Tuesday, December 04, 2018

AI Expo 2019 Notes: Ameen Kazerouni (Zappos) - Part 1 of 4

I recently attended the AI Expo 2019 at the Santa Clara Convention Center where there were talks on various ML platforms. I'm leading the ML Training Infra platform at Pinterest. These notes are from those talks and are summarized from the speaker's presentations. Any and all errors are mine alone. Hope you find the below useful.

Speaker: Ameen Kazerouni (Zappos)

The scope of the talk was Zappos' ML Platform ecosystem, the problems they faced after solving the basic 5: Problem specification, dataset design, model selection, training and validation. A condensed list of their issues is:


1. Data management: data lifetime (how long?), security footprint (who should have access?), governance issues (who did have access?), data scrubbing and anonymization (avoiding privacy issues under GDPR).
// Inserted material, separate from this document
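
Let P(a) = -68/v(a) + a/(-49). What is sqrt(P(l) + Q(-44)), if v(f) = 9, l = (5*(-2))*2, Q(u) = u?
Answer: 2*I*sqrt(5639)/21 ≈ 7.1517*I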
2. Team: There are very few unicorns that can do PhD statistics, ML math and write distributed systems. They hire for domain competence and the ability to communicate to others in the ML domain. They're seeing a changing ecosystem where ML scientists and engineers are collaborating rather than a waterfall model where a model is built and a data engineer puts it into production.


3. Language dependencies: ML researchers and Statisticians are using Python Scikit, TF, R for analysis; the data team in production is using Scala and Java - finding a way to bridge the language gap: Protobufs for all data intermediates and their generated code for typed access to the data across languages and systems; serialized (typed) model representations for delivering into production.


4. Tier 1 SLAs: Making the latency - feature value tradeoffs (how slow is too slow?): precomputed models, ensemble models (personalization on top of precompute) help break down complex problems into simpler solutions that are manageable from a latency perspective.


5.  Model Interoperability: Their Java serving systems use DL4J for TF model serving. Some systems use TFServing. For model representation, they rely heavily on PMML and (unclear) but they round trip through ONNX for model format conversions across language boundaries and DL systems (eg. Scikit, Spark, TF).


6. Productionization: There's an emphasis on constant communication between teams, they decouple systems through microservice APIs, they aim to serve product features (not recommendation algos) and they degrade gracefully from high precision to high coverage models.


7. Product Roadmap: Learning: ML everywhere doesn't work as a driver of the product roadmap. ML is supporting cast. Build the product roadmap first and fit ML later.